Vendor and Third-Party Risk
The fifth cluster concerns the security of the broader ecosystem your brand depends on. Customer data flows through dozens of vendors in a typical eCommerce stack, and you’re responsible for the security of that flow even when the data is in someone else’s systems.
The vendor inventory to maintain: a current list of all vendors who have access to customer data, the data categories they have, the business purpose, the contractual security obligations in place, and the date of last security review. New vendors go through a security review before they’re added; existing vendors get re-reviewed periodically.
The contractual obligations to verify: every vendor agreement includes data protection terms, breach notification requirements, audit rights, and termination terms that protect your customer data. The vendor’s incident response procedures are understood and the path for coordinating during an incident is clear.
The integrations to verify: API access between systems uses scoped credentials rather than shared admin accounts. Webhooks and integrations are authenticated and validated. Data export and import flows are logged and monitored.
| Category | Annual Items | Quarterly Items | Monthly Items |
|---|---|---|---|
| Payment | SAQ filing, pen test | External scans | Code review on checkout changes |
| Privacy | Policy review, retention audit | DSAR fulfillment audit | Marketing consent verification |
| Application | Architecture review | Patch compliance review | Security update deployment |
| Access | Privilege audit | Access review | New account approval |
| Vendor | Inventory refresh | New vendor reviews | Integration health checks |
Incident Response Foundations
The sixth cluster concerns what happens when something goes wrong. Every brand will have incidents; the differentiator is whether the response is competent or chaotic.
The plan to maintain: a documented incident response procedure with defined roles, communication channels, and escalation paths. A designated incident commander for each on-call rotation. Tabletop exercises at least annually to validate the plan against realistic scenarios. Post-incident reviews after every meaningful incident with documented root cause and corrective actions.
The notification obligations to track: regulatory notification timelines for the jurisdictions your customers live in. Contractual notification timelines from your vendor agreements and customer agreements. Payment processor notification requirements for incidents involving cardholder data. Cyber insurance carrier notification requirements.
The monitoring to maintain: 24/7 monitoring for critical systems either internally or through a managed security service provider. Defined alert thresholds and escalation procedures. Log aggregation and retention sufficient to support forensic investigation. Documented procedures for evidence preservation.
Putting the Checklist to Work
This checklist isn’t a one-time exercise. The brands that maintain compliance treat it as the structure for an ongoing operational rhythm — some items reviewed annually, some quarterly, some monthly. The retailers who do this well typically dedicate a specific role (often a VP of Engineering, a Director of IT, or a dedicated security operations function) to owning the program and report progress to executive leadership on a defined cadence.
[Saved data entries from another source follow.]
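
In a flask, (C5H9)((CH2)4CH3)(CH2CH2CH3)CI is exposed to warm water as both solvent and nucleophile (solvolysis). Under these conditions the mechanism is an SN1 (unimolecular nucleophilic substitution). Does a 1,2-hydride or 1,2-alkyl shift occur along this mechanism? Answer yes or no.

no

The first-formed carbocation is tertiary.
No single 1,2-shift to an adjacent carbon would produce a more-substituted cation than the one already present, so no rearrangement occurs.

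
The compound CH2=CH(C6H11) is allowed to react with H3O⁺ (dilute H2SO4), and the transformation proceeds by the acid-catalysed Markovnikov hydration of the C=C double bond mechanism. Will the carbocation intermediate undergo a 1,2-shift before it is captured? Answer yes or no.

yes

The first-formed carbocation is secondary.
The adjacent cyclohexyl carbon already bears 2 other carbon substituents and has a hydrogen to migrate; after a 1,2-hydride shift from that carbon the positive charge sits on a tertiary centre.
Tertiary is more stable than secondary, so the shift occurs.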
For brands earlier in the journey, Bemeir’s Magento and Shopify practice frequently engages on compliance readiness assessments that identify which items are in place, which items need work, and which items can be deferred based on the brand’s specific risk profile. The output is a prioritized roadmap rather than a one-shot effort. The brands that approach security compliance this way — as an operational practice rather than a periodic crisis — consistently spend less, sleep better, and find that compliance work compounds into platform strength rather than draining away from product investment. The checklist is the starting point; the operational rhythm built around it is what actually produces and maintains compliance over time.